Superficially, this is a very strange view of the past two decades: was that period really so “dominated” by a debate about fairness and inequality that it stifled the economy? Even in the New Labour era, senior politicians tended to keep quiet about such things: Gordon Brown’s redistributive policies, let us not forget, happened largely by stealth. Moreover, once David Cameron and George Osborne took over, austerity ensured that inequality – not least in its regional manifestations – got much, much worse. So who or what was Truss’s target?

What she was really bemoaning, it seems to me, was the turn Tory politics took after the Brexit referendum. Theresa May and Johnson may have qualified their talk about the UK’s inequalities by insisting that they did not intend to take money from areas at the top of wealth and income rankings. But they nonetheless talked up their focus on disadvantaged people and places, and claimed that they could use the state to start to reshape the British economy. In February this year, the then levelling up secretary, Michael Gove, contrasted levelling up with “trickle-down economics”, and said that if the free market was left to itself, “then what you see is inequality growing”.

This is what Truss and her allies have seemingly come to avenge: as Thatcherite true believers, they think that even the most halfhearted interventionism might lead to ruin (hence her initial rejection of “handouts” to ease the energy crisis), and that ultimately, inequality is just another word for what makes capitalism so dynamic. Her fellow Tories see this linchpin of her beliefs very clearly. “She has an agenda, it’s quite ideological, and it’s very Conservative,” says Osborne. “We didn’t get that with either Boris Johnson or Theresa May.”
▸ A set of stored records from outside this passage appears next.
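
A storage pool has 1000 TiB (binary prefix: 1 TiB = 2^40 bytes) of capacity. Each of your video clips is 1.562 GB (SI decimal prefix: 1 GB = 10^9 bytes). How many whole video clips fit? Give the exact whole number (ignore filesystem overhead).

Capacity: 1000 TiB = 1,099,511,627,776,000 bytes
Per item: 1.562 GB = 1,562,000,000 bytes
⌊1,099,511,627,776,000 / 1,562,000,000⌋ = 703,912

703,912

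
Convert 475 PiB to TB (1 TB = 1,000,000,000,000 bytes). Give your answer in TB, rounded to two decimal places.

475 PiB = 475 × 2^50 bytes = 534,802,455,750,246,400 bytes
1 TB = 1,000,000,000,000 bytes
534,802,455,750,246,400 / 1,000,000,000,000 = 534,802.46 TB

534,802.46 TB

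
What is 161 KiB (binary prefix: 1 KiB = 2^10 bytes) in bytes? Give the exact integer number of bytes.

161 × 1,024 = 164,864 bytes

164,864 bytes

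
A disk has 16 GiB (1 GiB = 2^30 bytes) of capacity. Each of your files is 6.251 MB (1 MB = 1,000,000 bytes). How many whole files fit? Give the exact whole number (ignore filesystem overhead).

Capacity: 16 GiB = 17,179,869,184 bytes
Per item: 6.251 MB = 6,251,000 bytes
⌊17,179,869,184 / 6,251,000⌋ = 2,748

2,748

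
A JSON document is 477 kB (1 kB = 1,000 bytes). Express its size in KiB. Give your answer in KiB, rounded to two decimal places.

465.82 KiB

477 kB × 1,000 bytes/kB = 477,000 bytes
1 KiB = 1,024 bytes
477,000 / 1,024 = 465.82 KiB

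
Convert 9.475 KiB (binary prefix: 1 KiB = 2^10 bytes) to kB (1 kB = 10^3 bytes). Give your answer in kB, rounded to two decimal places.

9.70 kB

9.475 KiB = 9.475 × 2^10 bytes = 9,702.4 bytes
1 kB = 10^3 bytes = 1,000 bytes
9,702.4 / 1,000 = 9.70 kB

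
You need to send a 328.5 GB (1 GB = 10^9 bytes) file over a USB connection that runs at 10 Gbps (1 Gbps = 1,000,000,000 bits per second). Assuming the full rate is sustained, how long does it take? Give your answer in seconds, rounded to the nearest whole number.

263 seconds

328.5 GB = 328,500,000,000 bytes = 2,628,000,000,000 bits
10 Gbps = 10,000,000,000 bits/s
time = 2,628,000,000,000 / 10,000,000,000 = 263 s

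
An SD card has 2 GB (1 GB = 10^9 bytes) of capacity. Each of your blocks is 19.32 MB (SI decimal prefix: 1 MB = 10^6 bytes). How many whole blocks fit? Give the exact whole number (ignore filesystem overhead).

Capacity: 2 GB = 2,000,000,000 bytes
Per item: 19.32 MB = 19,320,000 bytes
⌊2,000,000,000 / 19,320,000⌋ = 103

103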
That last point is true. The fact that Truss’s two predecessors said they would move away from post-Thatcher Toryism, in fact, was a big part of the reason why the political loyalties of former Labour heartlands began to shake in 2017, leading to the fall of the so-called red wall two years later. However delusional it may now seem, plenty of people in such places had voted to leave the EU in a spirit of hope, and both May and Johnson then did their best to convince them that their optimism wasn’t misplaced.

Now we are suddenly in a very different political climate. What, you can only wonder, is Truss’s message to voters who live in the kind of areas still routinely termed “left behind”? That they ought to damp down their hopes, do their best to get through hard times, and rejoice if some sugar-rush boom in financial services pushes up national income by a few per cent? If that remains her government’s approach, millions of people will know exactly what they are dealing with: the end of any lingering hopes that levelling up would mean anything, and the return of the credo that ensured they were left behind in the first place.